Doch daraus wurde nichts. Zu schwach war die Pace seines VF-22 im Renntrimm. Vor allem im ersten Stint ließ Schumacher einiges liegen: "Erst ganz zum Schluss, im letzten Stint, war es so, dass wir eigentlich die gewohnte Pace hatten. Dann war es aber schon zu spät und alles zu weit weg."

Immer stärker scheint Schumacher der Druck, den einerseits das Umfeld und andererseits sein Team in Person von Günther Steiner auf ihn ausüben, zu schaffen zu machen. Nach mehreren Totalschäden, die für Haas ohne Frage finanziell nur schwer aufzufangen sind, war der 23-Jährige von Steiner öffentlich scharf kritisiert worden. Für Baku gab es für beide Piloten sogar ein "Crash-Verbot", um die Kosten nicht weiter in die Höhe zu treiben.

Mick Schumacher verpasste beim Aserbaidschan-GP erneut eine Platzierung in den WM-Punkten.imago images

Wolff: "Mick kann Autofahren und hat die Intelligenz"

Doch dieser Druck scheint für Schumacher keineswegs förderlich zu sein. Ganz im Gegenteil: In Post-Quali- und -Renn-Interviews wirkt Schumi Jr. von Grand Prix zu Grand Prix angespannter, kann sein eigentlich vorhandenes Talent kaum noch auf den Asphalt bringen. Die Angst, im nächsten Jahr nicht mehr Teil der Formel 1 zu sein, scheint immer größer zu werden. Genau hier müsste Steiner eigentlich ansetzen, sich - zumindest öffentlich - hinter seinen Schützling stellen, anstatt die Angst vor weiteren Unfällen und damit verbundenen finanziellen Problemen des Teams zu schüren.

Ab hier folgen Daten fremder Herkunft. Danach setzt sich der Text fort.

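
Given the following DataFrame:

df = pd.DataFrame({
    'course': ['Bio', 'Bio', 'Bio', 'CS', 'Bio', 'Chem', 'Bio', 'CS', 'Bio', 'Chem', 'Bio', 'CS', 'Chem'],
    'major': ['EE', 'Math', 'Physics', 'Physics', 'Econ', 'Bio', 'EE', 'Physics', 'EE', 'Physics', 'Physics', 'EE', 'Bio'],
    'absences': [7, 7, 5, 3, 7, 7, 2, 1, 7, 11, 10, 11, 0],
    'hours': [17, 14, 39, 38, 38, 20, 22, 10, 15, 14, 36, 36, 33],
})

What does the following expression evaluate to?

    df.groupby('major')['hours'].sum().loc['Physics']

group by major, sum of hours:
major
Bio         53
EE          90
Econ        38
Math        14
Physics    137
Name: hours, dtype: int64

137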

Der Südtiroler hingegen sieht die Probleme nicht bei sich selbst und kritisiert vielmehr den Umgang der Medien mit Schumacher. "Es wird fast uns angekreidet, dass wir an allem Schuld sind. Das sind wir nicht, glaube ich. Wir wollen Mick erfolgreich haben. Ich glaube, die Fronten sind nicht verhärtet", sagte Steiner vor dem GP in Baku. Dennoch brauche man Erfolge. "Wir müssen schauen, dass wir Punkte holen."

Mehr Rückendeckung für Schumacher wünscht sich auch Steiners Kollege Toto Wolff. Dass Schumacher "gepiesackt" und ständig drauf hingewiesen werde, individuelle Fehler zu machen, sei laut dem Mercedes-Teamchef völlig kontraproduktiv. "Ich würde eher das Gegenteil machen und würde Mick sagen: 'Jetzt lass es mal fliegen! Fahr so, wie du fahren kannst.'"

Erst dann könne Schumacher sein volles Potenzial ausschöpfen und die sehnlichst erwarteten WM-Punkte einfahren. "Mick kann Autofahren und hat die Intelligenz. Man muss ihn jetzt einfach so fahren lassen, wie er das kann, wie sein Instinkt das möglich macht."

2. Die FIA spielt mit der Gesundheit der Piloten

Dass Rennteams Jahr für Jahr an die Grenzen des Möglichen gehen, um das letzte bisschen Pace aus ihren Boliden rauszukitzeln, ist Gang und Gäbe in der Formel 1. Vor allem nach weitreichenden Regenänderungen - wie in dieser Saison eben der Fall - tüfteln die Teams teils äußerst ausgefallene Konzepte aus.

Als Nebeneffekt einer dieser Tüfteleien - nämlich einer weitreichenden Modifizierung des Unterbodens - tritt in dieser Saison bei vielen Teams das sogenannte "Porpoising" oder "Bouncing" auf, welches die Boliden auf langen Geraden zum Auf- und Abhüpfen bringt. Solange sich dieser Effekt im Rahmen des Reglements befindet, ist daran eigentlich auch nichts auszusetzen, doch mehren sich die Stimmen unter den 20 Piloten, die über gesundheitliche Probleme aufgrund des Phänomens klagen.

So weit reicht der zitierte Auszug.